By Ulf Bergman
The future status of the trade deal concluded between China and the US a bit over a year ago has been debated, with a new US administration taking over the reins. During the first year of its existence, compliance with it was rather underwhelming with Chinese purchases failing to meet the volumes implied. According to data compiled by the Peterson Institute for International Economics, actual Chinese imports of US goods covered by the deal amounted to 99.9 billion dollars in 2020 versus the 159.0 billion dollars implied by the agreement. The trading in agricultural commodities fared somewhat better than the other segments, with Chinese purchases surging during the second half of the year fuelled to a large extent by the restoration of the decimated swineherd. Still, Chinese imports of agricultural commodities fell well short of their targets with only 64 per cent of the committed 36.6 billion dollars.
In recent days, members of the incoming Biden administration have pledged a continued hawkish approach to the trade relations with China during congressional hearings. The new US trade representative, Katherine Tai, has also stated that China must live up to its obligations under the Phase One agreement during her recent confirmation hearing. Hence, any immediate changes in American attitudes towards the trade deal, or to trade policy in general, look very unlikely.

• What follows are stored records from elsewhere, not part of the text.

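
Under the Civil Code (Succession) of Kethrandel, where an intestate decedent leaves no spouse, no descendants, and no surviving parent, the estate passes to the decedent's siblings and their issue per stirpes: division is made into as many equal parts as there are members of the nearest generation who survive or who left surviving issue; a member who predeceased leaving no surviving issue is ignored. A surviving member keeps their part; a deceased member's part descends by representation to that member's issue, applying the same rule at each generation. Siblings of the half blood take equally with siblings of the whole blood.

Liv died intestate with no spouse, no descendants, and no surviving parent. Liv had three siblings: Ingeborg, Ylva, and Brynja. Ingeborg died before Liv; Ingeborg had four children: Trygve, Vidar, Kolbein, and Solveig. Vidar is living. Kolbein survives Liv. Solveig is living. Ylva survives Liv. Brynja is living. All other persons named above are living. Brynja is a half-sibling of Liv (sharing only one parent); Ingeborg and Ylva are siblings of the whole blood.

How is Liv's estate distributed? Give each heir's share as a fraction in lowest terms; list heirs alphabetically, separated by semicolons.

Brynja 1/3; Kolbein 1/12; Solveig 1/12; Trygve 1/12; Vidar 1/12; Ylva 1/3

No spouse, descendants, or parent survives, so the estate passes to Liv's siblings per stirpes.
Half-blood and whole-blood siblings take equally under the stated rule.
The estate is divided into 3 equal shares of 1/3 among Ingeborg, Ylva, Brynja.
Ingeborg predeceased; the 1/3 allotted to Ingeborg's branch passes to Ingeborg's issue by representation.
The 1/3 is divided into 4 equal shares of 1/12 among Trygve, Vidar, Kolbein, Solveig.
Trygve is living and takes 1/12.
Vidar is living and takes 1/12.
Kolbein is living and takes 1/12.
Solveig is living and takes 1/12.
Ylva is living and takes 1/3.
Brynja is living and takes 1/3.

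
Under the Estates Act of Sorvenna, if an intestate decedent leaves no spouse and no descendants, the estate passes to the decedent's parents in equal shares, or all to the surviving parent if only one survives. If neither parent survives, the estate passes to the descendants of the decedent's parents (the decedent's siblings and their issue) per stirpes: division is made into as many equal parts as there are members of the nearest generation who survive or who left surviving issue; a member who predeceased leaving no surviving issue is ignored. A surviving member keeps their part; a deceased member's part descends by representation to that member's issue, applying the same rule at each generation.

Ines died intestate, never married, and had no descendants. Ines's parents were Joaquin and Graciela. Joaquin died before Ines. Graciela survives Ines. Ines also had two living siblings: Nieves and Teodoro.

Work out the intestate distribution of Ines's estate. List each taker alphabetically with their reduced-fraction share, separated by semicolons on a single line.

Graciela 1

Only one parent, Graciela, survives, so Graciela takes the entire estate. The siblings take nothing because a surviving parent has priority.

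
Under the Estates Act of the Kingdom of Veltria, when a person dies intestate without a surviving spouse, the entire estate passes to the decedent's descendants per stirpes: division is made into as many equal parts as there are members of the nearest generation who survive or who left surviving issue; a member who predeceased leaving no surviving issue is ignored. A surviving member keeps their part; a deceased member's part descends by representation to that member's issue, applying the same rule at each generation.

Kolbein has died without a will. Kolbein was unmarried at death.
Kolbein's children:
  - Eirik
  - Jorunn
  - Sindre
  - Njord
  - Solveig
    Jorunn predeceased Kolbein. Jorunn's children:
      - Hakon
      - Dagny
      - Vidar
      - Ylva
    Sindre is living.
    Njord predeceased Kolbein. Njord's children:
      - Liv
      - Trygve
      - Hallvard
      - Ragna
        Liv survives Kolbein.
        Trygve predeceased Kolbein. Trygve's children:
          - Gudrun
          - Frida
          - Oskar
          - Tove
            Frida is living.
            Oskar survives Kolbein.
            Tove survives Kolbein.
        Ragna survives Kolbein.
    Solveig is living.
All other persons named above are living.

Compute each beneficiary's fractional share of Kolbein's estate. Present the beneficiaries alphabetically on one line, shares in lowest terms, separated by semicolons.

There is no surviving spouse, so the entire estate passes to Kolbein's descendants per stirpes.
The estate is divided into 5 equal shares of 1/5 among Eirik, Jorunn, Sindre, Njord, Solveig.
Eirik is living and takes 1/5.
Jorunn predeceased; the 1/5 allotted to Jorunn's branch passes to Jorunn's issue by representation.
The 1/5 is divided into 4 equal shares of 1/20 among Hakon, Dagny, Vidar, Ylva.
Hakon is living and takes 1/20.
Dagny is living and takes 1/20.
Vidar is living and takes 1/20.
Ylva is living and takes 1/20.
Sindre is living and takes 1/5.
Njord predeceased; the 1/5 allotted to Njord's branch passes to Njord's issue by representation.
The 1/5 is divided into 4 equal shares of 1/20 among Liv, Trygve, Hallvard, Ragna.
Liv is living and takes 1/20.
Trygve predeceased; the 1/20 allotted to Trygve's branch passes to Trygve's issue by representation.
The 1/20 is divided into 4 equal shares of 1/80 among Gudrun, Frida, Oskar, Tove.
Gudrun is living and takes 1/80.
Frida is living and takes 1/80.
Oskar is living and takes 1/80.
Tove is living and takes 1/80.
Hallvard is living and takes 1/20.
Ragna is living and takes 1/20.
Solveig is living and takes 1/5.

Dagny 1/20; Eirik 1/5; Frida 1/80; Gudrun 1/80; Hakon 1/20; Hallvard 1/20; Liv 1/20; Oskar 1/80; Ragna 1/20; Sindre 1/5; Solveig 1/5; Tove 1/80; Vidar 1/20; Ylva 1/20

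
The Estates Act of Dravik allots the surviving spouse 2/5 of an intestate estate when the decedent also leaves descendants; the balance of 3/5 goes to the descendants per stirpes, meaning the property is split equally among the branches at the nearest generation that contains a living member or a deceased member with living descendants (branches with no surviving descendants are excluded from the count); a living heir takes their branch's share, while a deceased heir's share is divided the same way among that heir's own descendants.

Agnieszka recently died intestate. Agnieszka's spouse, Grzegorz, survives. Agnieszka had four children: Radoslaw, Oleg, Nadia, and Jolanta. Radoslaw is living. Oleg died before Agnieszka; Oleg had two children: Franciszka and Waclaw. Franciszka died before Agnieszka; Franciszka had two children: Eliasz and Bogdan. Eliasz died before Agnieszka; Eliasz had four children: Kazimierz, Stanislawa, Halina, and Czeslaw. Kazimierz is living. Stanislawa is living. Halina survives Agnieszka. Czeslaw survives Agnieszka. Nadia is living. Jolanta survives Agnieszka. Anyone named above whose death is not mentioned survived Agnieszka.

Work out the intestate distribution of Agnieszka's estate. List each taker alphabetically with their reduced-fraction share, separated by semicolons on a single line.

Grzegorz, as surviving spouse, takes 2/5.
The remaining 3/5 passes to Agnieszka's descendants per stirpes.
The 3/5 is divided into 4 equal shares of 3/20 among Radoslaw, Oleg, Nadia, Jolanta.
Radoslaw is living and takes 3/20.
Oleg predeceased; the 3/20 allotted to Oleg's branch passes to Oleg's issue by representation.
The 3/20 is divided into 2 equal shares of 3/40 among Franciszka, Waclaw.
Franciszka predeceased; the 3/40 allotted to Franciszka's branch passes to Franciszka's issue by representation.
The 3/40 is divided into 2 equal shares of 3/80 among Eliasz, Bogdan.
Eliasz predeceased; the 3/80 allotted to Eliasz's branch passes to Eliasz's issue by representation.
The 3/80 is divided into 4 equal shares of 3/320 among Kazimierz, Stanislawa, Halina, Czeslaw.
Kazimierz is living and takes 3/320.
Stanislawa is living and takes 3/320.
Halina is living and takes 3/320.
Czeslaw is living and takes 3/320.
Bogdan is living and takes 3/80.
Waclaw is living and takes 3/40.
Nadia is living and takes 3/20.
Jolanta is living and takes 3/20.

Bogdan 3/80; Czeslaw 3/320; Grzegorz 2/5; Halina 3/320; Jolanta 3/20; Kazimierz 3/320; Nadia 3/20; Radoslaw 3/20; Stanislawa 3/320; Waclaw 3/40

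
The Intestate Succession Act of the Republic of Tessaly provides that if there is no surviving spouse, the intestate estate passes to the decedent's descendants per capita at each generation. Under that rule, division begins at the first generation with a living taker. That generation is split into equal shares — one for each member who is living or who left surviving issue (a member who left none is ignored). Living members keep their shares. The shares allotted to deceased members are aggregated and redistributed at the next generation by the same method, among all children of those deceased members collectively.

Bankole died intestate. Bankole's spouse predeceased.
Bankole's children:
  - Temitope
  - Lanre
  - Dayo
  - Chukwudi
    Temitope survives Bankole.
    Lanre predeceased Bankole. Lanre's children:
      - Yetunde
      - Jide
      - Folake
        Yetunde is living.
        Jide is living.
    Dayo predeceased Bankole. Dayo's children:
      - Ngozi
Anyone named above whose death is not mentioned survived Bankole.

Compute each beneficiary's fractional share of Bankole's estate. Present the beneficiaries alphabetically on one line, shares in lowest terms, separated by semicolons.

There is no surviving spouse, so the entire estate passes to Bankole's descendants per capita at each generation.
At generation 1 (Temitope, Lanre, Dayo, Chukwudi) there are 4 shares of (1)/4 = 1/4 each.
Living: Temitope and Chukwudi — each takes 1/4.
Deceased: Lanre and Dayo. Their combined 1/2 is pooled and carried to generation 2.
At generation 2 (Yetunde, Jide, Folake, Ngozi) there are 4 shares of (1/2)/4 = 1/8 each.
Living: Yetunde, Jide, Folake, and Ngozi — each takes 1/8.

Chukwudi 1/4; Folake 1/8; Jide 1/8; Ngozi 1/8; Temitope 1/4; Yetunde 1/8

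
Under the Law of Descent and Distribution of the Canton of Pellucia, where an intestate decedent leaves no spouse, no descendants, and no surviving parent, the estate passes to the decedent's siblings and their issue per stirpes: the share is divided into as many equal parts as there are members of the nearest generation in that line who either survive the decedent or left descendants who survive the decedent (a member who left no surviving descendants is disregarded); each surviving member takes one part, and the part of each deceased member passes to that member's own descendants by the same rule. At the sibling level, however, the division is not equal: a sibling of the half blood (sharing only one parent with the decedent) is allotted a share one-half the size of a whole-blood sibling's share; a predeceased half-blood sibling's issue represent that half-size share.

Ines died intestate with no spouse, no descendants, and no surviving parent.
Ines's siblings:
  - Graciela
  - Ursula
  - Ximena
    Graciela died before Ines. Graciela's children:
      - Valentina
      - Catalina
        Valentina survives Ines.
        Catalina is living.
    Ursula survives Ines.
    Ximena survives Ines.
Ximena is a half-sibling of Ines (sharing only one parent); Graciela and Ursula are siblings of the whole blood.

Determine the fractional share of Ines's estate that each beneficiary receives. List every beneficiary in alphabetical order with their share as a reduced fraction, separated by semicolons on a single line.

Catalina 1/5; Ursula 2/5; Valentina 1/5; Ximena 1/5

No spouse, descendants, or parent survives, so the estate passes to Ines's siblings per stirpes.
Half-blood siblings count for one-half the weight of whole-blood siblings at the initial division.
Dividing 1 in proportion to weights (total weight 5/2): Graciela (weight 1) → 2/5; Ursula (weight 1) → 2/5; Ximena (weight 1/2) → 1/5.
Graciela predeceased; the 2/5 allotted to Graciela's branch passes to Graciela's issue by representation.
The 2/5 is divided into 2 equal shares of 1/5 among Valentina, Catalina.
Valentina is living and takes 1/5.
Catalina is living and takes 1/5.
Ursula is living and takes 2/5.
Ximena is living and takes 1/5.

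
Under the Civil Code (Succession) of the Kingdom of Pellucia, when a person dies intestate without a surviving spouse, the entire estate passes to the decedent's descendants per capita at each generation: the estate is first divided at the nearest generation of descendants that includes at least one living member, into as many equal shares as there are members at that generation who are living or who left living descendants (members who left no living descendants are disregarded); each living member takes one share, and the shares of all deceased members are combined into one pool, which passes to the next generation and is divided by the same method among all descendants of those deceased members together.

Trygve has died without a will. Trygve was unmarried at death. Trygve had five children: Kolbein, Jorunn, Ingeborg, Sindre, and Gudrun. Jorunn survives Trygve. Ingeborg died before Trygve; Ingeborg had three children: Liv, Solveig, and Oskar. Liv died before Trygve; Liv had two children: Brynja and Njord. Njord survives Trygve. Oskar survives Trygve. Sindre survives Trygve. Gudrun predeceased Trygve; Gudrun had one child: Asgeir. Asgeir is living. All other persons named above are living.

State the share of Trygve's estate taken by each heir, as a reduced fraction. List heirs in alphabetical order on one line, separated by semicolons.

There is no surviving spouse, so the entire estate passes to Trygve's descendants per capita at each generation.
At generation 1 (Kolbein, Jorunn, Ingeborg, Sindre, Gudrun) there are 5 shares of (1)/5 = 1/5 each.
Living: Kolbein, Jorunn, and Sindre — each takes 1/5.
Deceased: Ingeborg and Gudrun. Their combined 2/5 is pooled and carried to generation 2.
At generation 2 (Liv, Solveig, Oskar, Asgeir) there are 4 shares of (2/5)/4 = 1/10 each.
Living: Solveig, Oskar, and Asgeir — each takes 1/10.
Deceased: Liv. That 1/10 share is carried to generation 3.
At generation 3 (Brynja, Njord) there are 2 shares of (1/10)/2 = 1/20 each.
Living: Brynja and Njord — each takes 1/20.

Asgeir 1/10; Brynja 1/20; Jorunn 1/5; Kolbein 1/5; Njord 1/20; Oskar 1/10; Sindre 1/5; Solveig 1/10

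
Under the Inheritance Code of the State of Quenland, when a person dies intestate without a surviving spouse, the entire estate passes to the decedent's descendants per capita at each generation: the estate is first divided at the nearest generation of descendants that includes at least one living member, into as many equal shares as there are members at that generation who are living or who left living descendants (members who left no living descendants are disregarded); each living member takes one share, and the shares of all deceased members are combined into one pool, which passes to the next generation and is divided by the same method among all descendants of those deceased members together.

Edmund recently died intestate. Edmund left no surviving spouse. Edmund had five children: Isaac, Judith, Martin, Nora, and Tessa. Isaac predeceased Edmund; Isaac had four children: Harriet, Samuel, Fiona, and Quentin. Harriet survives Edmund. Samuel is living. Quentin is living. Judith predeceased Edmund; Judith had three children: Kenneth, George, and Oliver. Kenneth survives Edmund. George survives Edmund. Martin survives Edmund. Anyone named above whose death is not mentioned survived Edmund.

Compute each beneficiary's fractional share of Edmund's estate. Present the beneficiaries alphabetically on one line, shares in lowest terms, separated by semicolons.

There is no surviving spouse, so the entire estate passes to Edmund's descendants per capita at each generation.
At generation 1 (Isaac, Judith, Martin, Nora, Tessa) there are 5 shares of (1)/5 = 1/5 each.
Living: Martin, Nora, and Tessa — each takes 1/5.
Deceased: Isaac and Judith. Their combined 2/5 is pooled and carried to generation 2.
At generation 2 (Harriet, Samuel, Fiona, Quentin, Kenneth, George, Oliver) there are 7 shares of (2/5)/7 = 2/35 each.
Living: Harriet, Samuel, Fiona, Quentin, Kenneth, George, and Oliver — each takes 2/35.

Fiona 2/35; George 2/35; Harriet 2/35; Kenneth 2/35; Martin 1/5; Nora 1/5; Oliver 2/35; Quentin 2/35; Samuel 2/35; Tessa 1/5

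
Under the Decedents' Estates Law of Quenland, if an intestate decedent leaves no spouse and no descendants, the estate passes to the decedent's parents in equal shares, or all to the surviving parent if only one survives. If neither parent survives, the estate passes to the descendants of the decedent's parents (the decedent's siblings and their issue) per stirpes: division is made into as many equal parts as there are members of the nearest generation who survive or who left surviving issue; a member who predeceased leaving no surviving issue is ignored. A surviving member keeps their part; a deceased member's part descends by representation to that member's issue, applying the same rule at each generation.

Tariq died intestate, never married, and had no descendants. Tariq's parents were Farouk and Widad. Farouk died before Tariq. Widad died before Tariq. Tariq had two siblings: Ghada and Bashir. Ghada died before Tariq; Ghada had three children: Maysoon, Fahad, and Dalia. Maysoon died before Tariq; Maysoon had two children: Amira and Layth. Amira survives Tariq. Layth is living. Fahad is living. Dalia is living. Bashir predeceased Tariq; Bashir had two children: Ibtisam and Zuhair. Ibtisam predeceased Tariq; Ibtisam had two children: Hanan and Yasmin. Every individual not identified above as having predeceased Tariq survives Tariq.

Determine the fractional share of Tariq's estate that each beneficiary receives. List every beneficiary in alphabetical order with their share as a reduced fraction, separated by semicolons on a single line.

Amira 1/12; Dalia 1/6; Fahad 1/6; Hanan 1/8; Layth 1/12; Yasmin 1/8; Zuhair 1/4

Neither parent survives and there are no descendants, so the estate passes to Tariq's siblings and their issue per stirpes.
The estate is divided into 2 equal shares of 1/2 among Ghada, Bashir.
Ghada predeceased; the 1/2 allotted to Ghada's branch passes to Ghada's issue by representation.
The 1/2 is divided into 3 equal shares of 1/6 among Maysoon, Fahad, Dalia.
Maysoon predeceased; the 1/6 allotted to Maysoon's branch passes to Maysoon's issue by representation.
The 1/6 is divided into 2 equal shares of 1/12 among Amira, Layth.
Amira is living and takes 1/12.
Layth is living and takes 1/12.
Fahad is living and takes 1/6.
Dalia is living and takes 1/6.
Bashir predeceased; the 1/2 allotted to Bashir's branch passes to Bashir's issue by representation.
The 1/2 is divided into 2 equal shares of 1/4 among Ibtisam, Zuhair.
Ibtisam predeceased; the 1/4 allotted to Ibtisam's branch passes to Ibtisam's issue by representation.
The 1/4 is divided into 2 equal shares of 1/8 among Hanan, Yasmin.
Hanan is living and takes 1/8.
Yasmin is living and takes 1/8.
Zuhair is living and takes 1/4.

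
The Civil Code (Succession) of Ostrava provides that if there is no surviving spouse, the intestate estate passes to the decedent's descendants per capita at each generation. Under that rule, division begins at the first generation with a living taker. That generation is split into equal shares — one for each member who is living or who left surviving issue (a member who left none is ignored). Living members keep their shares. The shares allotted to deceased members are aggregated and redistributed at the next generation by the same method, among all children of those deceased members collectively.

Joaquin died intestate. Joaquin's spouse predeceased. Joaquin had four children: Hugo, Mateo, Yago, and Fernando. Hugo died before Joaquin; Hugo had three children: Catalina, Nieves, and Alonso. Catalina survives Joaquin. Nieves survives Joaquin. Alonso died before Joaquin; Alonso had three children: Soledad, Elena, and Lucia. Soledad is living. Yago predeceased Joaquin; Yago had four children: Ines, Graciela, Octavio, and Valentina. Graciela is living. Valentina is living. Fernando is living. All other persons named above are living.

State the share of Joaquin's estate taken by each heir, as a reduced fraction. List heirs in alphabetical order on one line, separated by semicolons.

Catalina 1/14; Elena 1/42; Fernando 1/4; Graciela 1/14; Ines 1/14; Lucia 1/42; Mateo 1/4; Nieves 1/14; Octavio 1/14; Soledad 1/42; Valentina 1/14

There is no surviving spouse, so the entire estate passes to Joaquin's descendants per capita at each generation.
At generation 1 (Hugo, Mateo, Yago, Fernando) there are 4 shares of (1)/4 = 1/4 each.
Living: Mateo and Fernando — each takes 1/4.
Deceased: Hugo and Yago. Their combined 1/2 is pooled and carried to generation 2.
At generation 2 (Catalina, Nieves, Alonso, Ines, Graciela, Octavio, Valentina) there are 7 shares of (1/2)/7 = 1/14 each.
Living: Catalina, Nieves, Ines, Graciela, Octavio, and Valentina — each takes 1/14.
Deceased: Alonso. That 1/14 share is carried to generation 3.
At generation 3 (Soledad, Elena, Lucia) there are 3 shares of (1/14)/3 = 1/42 each.
Living: Soledad, Elena, and Lucia — each takes 1/42.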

The start of the year has continued broadly in line with last year, with US agricultural exports to China continuing to do relatively better than energy and manufacturing exports. In January, the US exported 3.9 billion dollars worth of agricultural products to China, which is 82 per cent of the target. At the same time, US exports of manufactured goods and energy commodities to China languished at 50 and 66 per cent of targets respectively.
Under the terms of the agreement, US exports of covered products to China should reach a target of 193 billion dollars by the end of this year, which is an increase of 34 billion dollars on last year’s objective. For the agricultural exports, the target has risen to 40 billion dollars this year, an increase of around twenty per cent. The continued commitment by the US administration to rebalance the trade flow with China and a widely expected multi-lateral approach by President Biden, involving the country’s traditional allies, is likely to keep the pressure on China to boost its imports from the US.
A continued strong Chinese demand for US agricultural commodities, with soybeans being the dominant one, will keep prices high in the US, as inventories are dwindling. The delayed Brazilian soybean harvest is also supporting the current multi-year highs. If Chinese purchases will match the ambitious targets of the Phase One agreement for 2021 remains to be seen, but political pressure is likely to see Chinese demand remaining strong and adding to the continued strength of the agricultural markets.
A continued commitment to the Phase One deal by the Biden administration is additional good news for dry bulk shipping. The rising demand for tonnage to ship American grains to China will be contributing to an already positive outlook on the back of the recovering global economy. The continued strength of the container shipping segment also keeps pushing agricultural exports to the dry bulk sector, as shippers reject agricultural cargoes from the US in their hurry to reposition empty containers to China to benefit from the high freight rates. Reports that 24 US Senators have asked the Federal Maritime Commission to investigate the situation are unlikely to change much, as the current shortage of available containers is likely to continue for some time and freight rates remaining high as a result.